# Use of Names and Legality



## wainscottbl (Oct 1, 2014)

So I am writing a book that speaks of certain events in my life. So some questions

1. If I mention someone by first and last name in a positive manner do I have to worry about any legal repercussions? 
2. How about those who may be presented in a negative light. I would not use their last names but there would be details about the place where I knew them. The way in which I would be discussing them is in their general character and also in how they wronged me by slander. This slander was never dealt with in any legal way and was more personal than anything. This is all important to the negative. I know I will need to talk to a lawyer before publishing, but I am not at that stage right now. I am writing and will soon be coming to the part that discusses this matter. I want to know if I need to be circumspect or can speak at more liberty. 

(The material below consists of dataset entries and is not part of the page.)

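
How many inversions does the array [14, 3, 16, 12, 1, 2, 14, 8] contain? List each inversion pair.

Finding inversions in [14, 3, 16, 12, 1, 2, 14, 8]:

(0, 1): arr[0]=14 > arr[1]=3
(0, 3): arr[0]=14 > arr[3]=12
(0, 4): arr[0]=14 > arr[4]=1
(0, 5): arr[0]=14 > arr[5]=2
(0, 7): arr[0]=14 > arr[7]=8
(1, 4): arr[1]=3 > arr[4]=1
(1, 5): arr[1]=3 > arr[5]=2
(2, 3): arr[2]=16 > arr[3]=12
(2, 4): arr[2]=16 > arr[4]=1
(2, 5): arr[2]=16 > arr[5]=2
(2, 6): arr[2]=16 > arr[6]=14
(2, 7): arr[2]=16 > arr[7]=8
(3, 4): arr[3]=12 > arr[4]=1
(3, 5): arr[3]=12 > arr[5]=2
(3, 7): arr[3]=12 > arr[7]=8
(6, 7): arr[6]=14 > arr[7]=8

Total inversions: 16

The array has 16 inversion(s): (0,1), (0,3), (0,4), (0,5), (0,7), (1,4), (1,5), (2,3), (2,4), (2,5), (2,6), (2,7), (3,4), (3,5), (3,7), (6,7). Each pair (i,j) satisfies i < j and arr[i] > arr[j].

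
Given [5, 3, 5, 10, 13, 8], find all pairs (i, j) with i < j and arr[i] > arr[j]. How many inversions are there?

Finding inversions in [5, 3, 5, 10, 13, 8]:

(0, 1): arr[0]=5 > arr[1]=3
(3, 5): arr[3]=10 > arr[5]=8
(4, 5): arr[4]=13 > arr[5]=8

Total inversions: 3

The array has 3 inversion(s): (0,1), (3,5), (4,5). Each pair (i,j) satisfies i < j and arr[i] > arr[j].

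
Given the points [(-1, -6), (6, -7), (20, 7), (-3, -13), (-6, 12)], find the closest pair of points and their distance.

Computing all pairwise distances among 5 points:

d((-1, -6), (6, -7)) = 7.0711 <-- minimum
d((-1, -6), (20, 7)) = 24.6982
d((-1, -6), (-3, -13)) = 7.2801
d((-1, -6), (-6, 12)) = 18.6815
d((6, -7), (20, 7)) = 19.799
d((6, -7), (-3, -13)) = 10.8167
d((6, -7), (-6, 12)) = 22.4722
d((20, 7), (-3, -13)) = 30.4795
d((20, 7), (-6, 12)) = 26.4764
d((-3, -13), (-6, 12)) = 25.1794

Closest pair: (-1, -6) and (6, -7) with distance 7.0711

The closest pair is (-1, -6) and (6, -7) with Euclidean distance 7.0711. For 5 points, brute-force pairwise comparison is shown above. For large n, the divide-and-conquer algorithm (sort by x, recurse on halves, check the dividing strip) achieves O(n log n).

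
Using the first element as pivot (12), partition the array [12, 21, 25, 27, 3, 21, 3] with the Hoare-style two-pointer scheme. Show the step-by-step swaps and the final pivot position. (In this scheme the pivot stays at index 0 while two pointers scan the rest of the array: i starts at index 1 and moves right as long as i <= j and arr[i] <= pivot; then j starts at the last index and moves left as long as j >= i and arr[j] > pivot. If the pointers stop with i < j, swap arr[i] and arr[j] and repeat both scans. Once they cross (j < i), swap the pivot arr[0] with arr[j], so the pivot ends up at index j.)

Hoare-style two-pointer partition with pivot = 12:

Initial array: [12, 21, 25, 27, 3, 21, 3]

Pointers start at i = 1, j = 6.
i stops at index 1 (arr[1]=21 > 12), j stops at index 6 (arr[6]=3 <= 12): swap arr[1] and arr[6], array becomes [12, 3, 25, 27, 3, 21, 21]
i stops at index 2 (arr[2]=25 > 12), j stops at index 4 (arr[4]=3 <= 12): swap arr[2] and arr[4], array becomes [12, 3, 3, 27, 25, 21, 21]
i ends at 3, j ends at 2: the pointers have crossed (j < i), so scanning stops.

Swap pivot arr[0] with arr[2] to place pivot at position 2: [3, 3, 12, 27, 25, 21, 21]
Pivot position: 2

After partitioning with pivot 12, the array becomes [3, 3, 12, 27, 25, 21, 21]. The pivot is placed at index 2. All elements to the left of the pivot are <= 12, and all elements to the right are > 12.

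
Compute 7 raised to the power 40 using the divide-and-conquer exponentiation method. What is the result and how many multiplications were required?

Computing 7^40 by squaring (build up from 7^1; each line after the first costs one multiplication):

7^1 = 7
7^2 = (7^1)^2 = 7^2 = 49
7^4 = (7^2)^2 = 49^2 = 2401
7^5 = 7 * 7^4 = 7 * 2401 = 16807
7^10 = (7^5)^2 = 16807^2 = 282475249
7^20 = (7^10)^2 = 282475249^2 = 79792266297612001
7^40 = (7^20)^2 = 79792266297612001^2 = 6366805760909027985741435139224001

Result: 6366805760909027985741435139224001
Multiplications needed: 6 (6 lines after 7^1)

7^40 = 6366805760909027985741435139224001. Using exponentiation by squaring, this requires 6 multiplications. The key idea: if the exponent is even, square the half-power; if odd, multiply by the base once.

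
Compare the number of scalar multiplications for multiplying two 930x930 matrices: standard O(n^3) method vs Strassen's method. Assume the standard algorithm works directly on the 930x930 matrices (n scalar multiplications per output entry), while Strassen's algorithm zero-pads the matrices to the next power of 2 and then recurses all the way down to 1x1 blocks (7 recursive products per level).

Matrix multiplication for 930x930 matrices:

Strassen's algorithm requires power-of-2 dimensions. Pad 930x930 to 1024x1024 (next power of 2).

Standard algorithm: 930^3 = 804357000 multiplications
Strassen's algorithm: 7^(log2(1024)) = 7^10 = 282475249 multiplications
Savings: 804357000 - 282475249 = 521881751 multiplications

Standard: 804357000 multiplications (930^3). Strassen: 282475249 multiplications (7^10, after padding to 1024x1024). Strassen reduces 8 recursive multiplications to 7 at each level.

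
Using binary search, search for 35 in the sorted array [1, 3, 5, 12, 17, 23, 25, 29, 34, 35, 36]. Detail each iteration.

Binary search for 35 in [1, 3, 5, 12, 17, 23, 25, 29, 34, 35, 36]:

lo=0, hi=10, mid=5, arr[mid]=23 -> 23 < 35, search right half
lo=6, hi=10, mid=8, arr[mid]=34 -> 34 < 35, search right half
lo=9, hi=10, mid=9, arr[mid]=35 -> Found target at index 9!

Binary search finds 35 at index 9 after 3 comparisons. The search repeatedly halves the search space by comparing with the middle element.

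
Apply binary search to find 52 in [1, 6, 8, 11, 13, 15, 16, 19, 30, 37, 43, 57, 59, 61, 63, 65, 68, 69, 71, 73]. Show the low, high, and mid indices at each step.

Binary search for 52 in [1, 6, 8, 11, 13, 15, 16, 19, 30, 37, 43, 57, 59, 61, 63, 65, 68, 69, 71, 73]:

lo=0, hi=19, mid=9, arr[mid]=37 -> 37 < 52, search right half
lo=10, hi=19, mid=14, arr[mid]=63 -> 63 > 52, search left half
lo=10, hi=13, mid=11, arr[mid]=57 -> 57 > 52, search left half
lo=10, hi=10, mid=10, arr[mid]=43 -> 43 < 52, search right half
lo=11 > hi=10, target 52 not found

Binary search determines that 52 is not in the array after 4 comparisons. The search space was exhausted without finding the target.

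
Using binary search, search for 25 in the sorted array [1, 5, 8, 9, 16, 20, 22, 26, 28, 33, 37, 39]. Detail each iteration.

Binary search for 25 in [1, 5, 8, 9, 16, 20, 22, 26, 28, 33, 37, 39]:

lo=0, hi=11, mid=5, arr[mid]=20 -> 20 < 25, search right half
lo=6, hi=11, mid=8, arr[mid]=28 -> 28 > 25, search left half
lo=6, hi=7, mid=6, arr[mid]=22 -> 22 < 25, search right half
lo=7, hi=7, mid=7, arr[mid]=26 -> 26 > 25, search left half
lo=7 > hi=6, target 25 not found

Binary search determines that 25 is not in the array after 4 comparisons. The search space was exhausted without finding the target.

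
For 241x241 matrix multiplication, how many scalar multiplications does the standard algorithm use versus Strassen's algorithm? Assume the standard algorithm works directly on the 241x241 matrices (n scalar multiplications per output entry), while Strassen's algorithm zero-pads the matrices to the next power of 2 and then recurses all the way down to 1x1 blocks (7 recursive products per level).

Matrix multiplication for 241x241 matrices:

Strassen's algorithm requires power-of-2 dimensions. Pad 241x241 to 256x256 (next power of 2).

Standard algorithm: 241^3 = 13997521 multiplications
Strassen's algorithm: 7^(log2(256)) = 7^8 = 5764801 multiplications
Savings: 13997521 - 5764801 = 8232720 multiplications

Standard: 13997521 multiplications (241^3). Strassen: 5764801 multiplications (7^8, after padding to 256x256). Strassen reduces 8 recursive multiplications to 7 at each level.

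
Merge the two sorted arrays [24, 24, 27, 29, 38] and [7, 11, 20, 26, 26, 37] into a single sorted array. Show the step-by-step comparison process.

Merging process:

Compare 24 vs 7: take 7 from right. Merged: [7]
Compare 24 vs 11: take 11 from right. Merged: [7, 11]
Compare 24 vs 20: take 20 from right. Merged: [7, 11, 20]
Compare 24 vs 26: take 24 from left. Merged: [7, 11, 20, 24]
Compare 24 vs 26: take 24 from left. Merged: [7, 11, 20, 24, 24]
Compare 27 vs 26: take 26 from right. Merged: [7, 11, 20, 24, 24, 26]
Compare 27 vs 26: take 26 from right. Merged: [7, 11, 20, 24, 24, 26, 26]
Compare 27 vs 37: take 27 from left. Merged: [7, 11, 20, 24, 24, 26, 26, 27]
Compare 29 vs 37: take 29 from left. Merged: [7, 11, 20, 24, 24, 26, 26, 27, 29]
Compare 38 vs 37: take 37 from right. Merged: [7, 11, 20, 24, 24, 26, 26, 27, 29, 37]
Append remaining from left: [38]. Merged: [7, 11, 20, 24, 24, 26, 26, 27, 29, 37, 38]

Final merged array: [7, 11, 20, 24, 24, 26, 26, 27, 29, 37, 38]
Total comparisons: 10

The merged array is [7, 11, 20, 24, 24, 26, 26, 27, 29, 37, 38], requiring 10 comparisons. The merge step runs in O(n) time where n is the total number of elements.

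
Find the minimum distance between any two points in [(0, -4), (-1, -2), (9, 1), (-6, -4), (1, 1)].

Computing all pairwise distances among 5 points:

d((0, -4), (-1, -2)) = 2.2361 <-- minimum
d((0, -4), (9, 1)) = 10.2956
d((0, -4), (-6, -4)) = 6.0
d((0, -4), (1, 1)) = 5.099
d((-1, -2), (9, 1)) = 10.4403
d((-1, -2), (-6, -4)) = 5.3852
d((-1, -2), (1, 1)) = 3.6056
d((9, 1), (-6, -4)) = 15.8114
d((9, 1), (1, 1)) = 8.0
d((-6, -4), (1, 1)) = 8.6023

Closest pair: (0, -4) and (-1, -2) with distance 2.2361

The closest pair is (0, -4) and (-1, -2) with Euclidean distance 2.2361. For 5 points, brute-force pairwise comparison is shown above. For large n, the divide-and-conquer algorithm (sort by x, recurse on halves, check the dividing strip) achieves O(n log n).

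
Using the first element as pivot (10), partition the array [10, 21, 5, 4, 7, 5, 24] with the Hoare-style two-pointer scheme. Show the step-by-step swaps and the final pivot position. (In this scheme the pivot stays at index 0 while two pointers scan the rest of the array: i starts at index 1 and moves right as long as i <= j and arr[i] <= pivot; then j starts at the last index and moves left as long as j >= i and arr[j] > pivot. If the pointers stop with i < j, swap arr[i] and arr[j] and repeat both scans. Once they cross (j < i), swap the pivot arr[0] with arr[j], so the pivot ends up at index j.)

Hoare-style two-pointer partition with pivot = 10:

Initial array: [10, 21, 5, 4, 7, 5, 24]

Pointers start at i = 1, j = 6.
i stops at index 1 (arr[1]=21 > 10), j stops at index 5 (arr[5]=5 <= 10): swap arr[1] and arr[5], array becomes [10, 5, 5, 4, 7, 21, 24]
i ends at 5, j ends at 4: the pointers have crossed (j < i), so scanning stops.

Swap pivot arr[0] with arr[4] to place pivot at position 4: [7, 5, 5, 4, 10, 21, 24]
Pivot position: 4

After partitioning with pivot 10, the array becomes [7, 5, 5, 4, 10, 21, 24]. The pivot is placed at index 4. All elements to the left of the pivot are <= 10, and all elements to the right are > 10.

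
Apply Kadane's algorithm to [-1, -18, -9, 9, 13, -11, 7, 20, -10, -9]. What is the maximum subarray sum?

Using Kadane's algorithm on [-1, -18, -9, 9, 13, -11, 7, 20, -10, -9]:

Scanning through the array:
Position 1 (value -18): max_ending_here = -18, max_so_far = -1
Position 2 (value -9): max_ending_here = -9, max_so_far = -1
Position 3 (value 9): max_ending_here = 9, max_so_far = 9
Position 4 (value 13): max_ending_here = 22, max_so_far = 22
Position 5 (value -11): max_ending_here = 11, max_so_far = 22
Position 6 (value 7): max_ending_here = 18, max_so_far = 22
Position 7 (value 20): max_ending_here = 38, max_so_far = 38
Position 8 (value -10): max_ending_here = 28, max_so_far = 38
Position 9 (value -9): max_ending_here = 19, max_so_far = 38

Maximum subarray: [9, 13, -11, 7, 20]
Maximum sum: 38

The maximum subarray is [9, 13, -11, 7, 20] with sum 38. This subarray runs from index 3 to index 7.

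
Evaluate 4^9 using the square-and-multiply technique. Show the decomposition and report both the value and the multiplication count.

Computing 4^9 by squaring (build up from 4^1; each line after the first costs one multiplication):

4^1 = 4
4^2 = (4^1)^2 = 4^2 = 16
4^4 = (4^2)^2 = 16^2 = 256
4^8 = (4^4)^2 = 256^2 = 65536
4^9 = 4 * 4^8 = 4 * 65536 = 262144

Result: 262144
Multiplications needed: 4 (4 lines after 4^1)

4^9 = 262144. Using exponentiation by squaring, this requires 4 multiplications. The key idea: if the exponent is even, square the half-power; if odd, multiply by the base once.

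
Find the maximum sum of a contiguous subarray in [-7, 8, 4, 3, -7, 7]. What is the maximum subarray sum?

Using Kadane's algorithm on [-7, 8, 4, 3, -7, 7]:

Scanning through the array:
Position 1 (value 8): max_ending_here = 8, max_so_far = 8
Position 2 (value 4): max_ending_here = 12, max_so_far = 12
Position 3 (value 3): max_ending_here = 15, max_so_far = 15
Position 4 (value -7): max_ending_here = 8, max_so_far = 15
Position 5 (value 7): max_ending_here = 15, max_so_far = 15

Maximum subarray: [8, 4, 3]
Maximum sum: 15

The maximum subarray is [8, 4, 3] with sum 15. This subarray runs from index 1 to index 3.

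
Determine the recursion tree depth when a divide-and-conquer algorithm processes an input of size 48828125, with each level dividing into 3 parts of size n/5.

For divide and conquer with division factor 5:

Problem sizes at each level:
Level 0: 48828125
Level 1: 9765625
Level 2: 1953125
Level 3: 390625
Level 4: 78125
Level 5: 15625
Level 6: 3125
Level 7: 625
Level 8: 125
Level 9: 25
Level 10: 5
Level 11: 1

The root is level 0 and the size-1 base case is level 11 (the tree spans levels 0 through 11, i.e. 12 levels counting the root), so the depth is the number of divisions: log_5(48828125) = 11

The recursion tree depth is log_5(48828125) = 11. At each level, the problem size is divided by 5, so it takes 11 divisions to reduce to a base case of size 1. The algorithm makes 3 recursive calls at each level.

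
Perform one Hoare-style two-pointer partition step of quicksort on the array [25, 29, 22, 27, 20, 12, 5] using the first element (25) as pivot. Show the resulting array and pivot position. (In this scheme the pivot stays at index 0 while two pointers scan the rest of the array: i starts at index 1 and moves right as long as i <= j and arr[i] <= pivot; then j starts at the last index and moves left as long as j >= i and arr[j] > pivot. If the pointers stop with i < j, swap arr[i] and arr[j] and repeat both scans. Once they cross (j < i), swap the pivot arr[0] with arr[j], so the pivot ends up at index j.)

Hoare-style two-pointer partition with pivot = 25:

Initial array: [25, 29, 22, 27, 20, 12, 5]

Pointers start at i = 1, j = 6.
i stops at index 1 (arr[1]=29 > 25), j stops at index 6 (arr[6]=5 <= 25): swap arr[1] and arr[6], array becomes [25, 5, 22, 27, 20, 12, 29]
i stops at index 3 (arr[3]=27 > 25), j stops at index 5 (arr[5]=12 <= 25): swap arr[3] and arr[5], array becomes [25, 5, 22, 12, 20, 27, 29]
i ends at 5, j ends at 4: the pointers have crossed (j < i), so scanning stops.

Swap pivot arr[0] with arr[4] to place pivot at position 4: [20, 5, 22, 12, 25, 27, 29]
Pivot position: 4

After partitioning with pivot 25, the array becomes [20, 5, 22, 12, 25, 27, 29]. The pivot is placed at index 4. All elements to the left of the pivot are <= 25, and all elements to the right are > 25.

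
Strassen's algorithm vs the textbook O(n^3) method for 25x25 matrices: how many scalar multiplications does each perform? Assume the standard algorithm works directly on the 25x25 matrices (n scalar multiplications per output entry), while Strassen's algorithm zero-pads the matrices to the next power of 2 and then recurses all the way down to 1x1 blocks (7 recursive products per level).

Matrix multiplication for 25x25 matrices:

Strassen's algorithm requires power-of-2 dimensions. Pad 25x25 to 32x32 (next power of 2).

Standard algorithm: 25^3 = 15625 multiplications
Strassen's algorithm: 7^(log2(32)) = 7^5 = 16807 multiplications
Difference: 15625 - 16807 = -1182 (Strassen uses MORE here due to padding overhead — for small or just-over-power-of-2 n, padding can outweigh the per-level savings)

Standard: 15625 multiplications (25^3). Strassen: 16807 multiplications (7^5, after padding to 32x32). Strassen reduces 8 recursive multiplications to 7 at each level.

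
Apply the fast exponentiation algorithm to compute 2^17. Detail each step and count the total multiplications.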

Any lawyers here would be nice if they could answer this question in particular. Thanks in advance.


----------



## InstituteMan (Oct 2, 2014)

I fear there just isn't any way to answer this easily. Quite aside from the problem with giving legal advice over the Internet (which I can't do), this area is highly fact dependent (what did you write and who did you write it about?) and the law will vary from state to state in the US. Objective truth is always a good policy, though.


----------



## wainscottbl (Oct 2, 2014)

Thanks. Before I publish, which for this book I think will be self-published due to certain factors--namely publisher will likely want to publish a narrative on my platonic love for a woman and the nature of platonic love in general--I will talk to a lawyer. I know I cannot get real advice over the web, but just trying to get an idea in the meantime. Thx.


----------



## Silver (Oct 3, 2014)

From personal experience, Chicken Soup for the Soul required me to change names no matter what. No discussion. No excuses. Fake names only.


----------



## wainscottbl (Oct 3, 2014)

Even dead people?


----------



## BabyGizmo (Oct 29, 2014)

I would say yes to even dead people. Families can still sue. I have never used real names. Maybe during the writing process to make sure I have my characters right, but during editing they get changed. I hope this helps!


----------



## John_O (Oct 29, 2014)

I suppose it would be ok if you got written permission from them? Something like a model release that photographers get. I don't know how it would work for writers though.


----------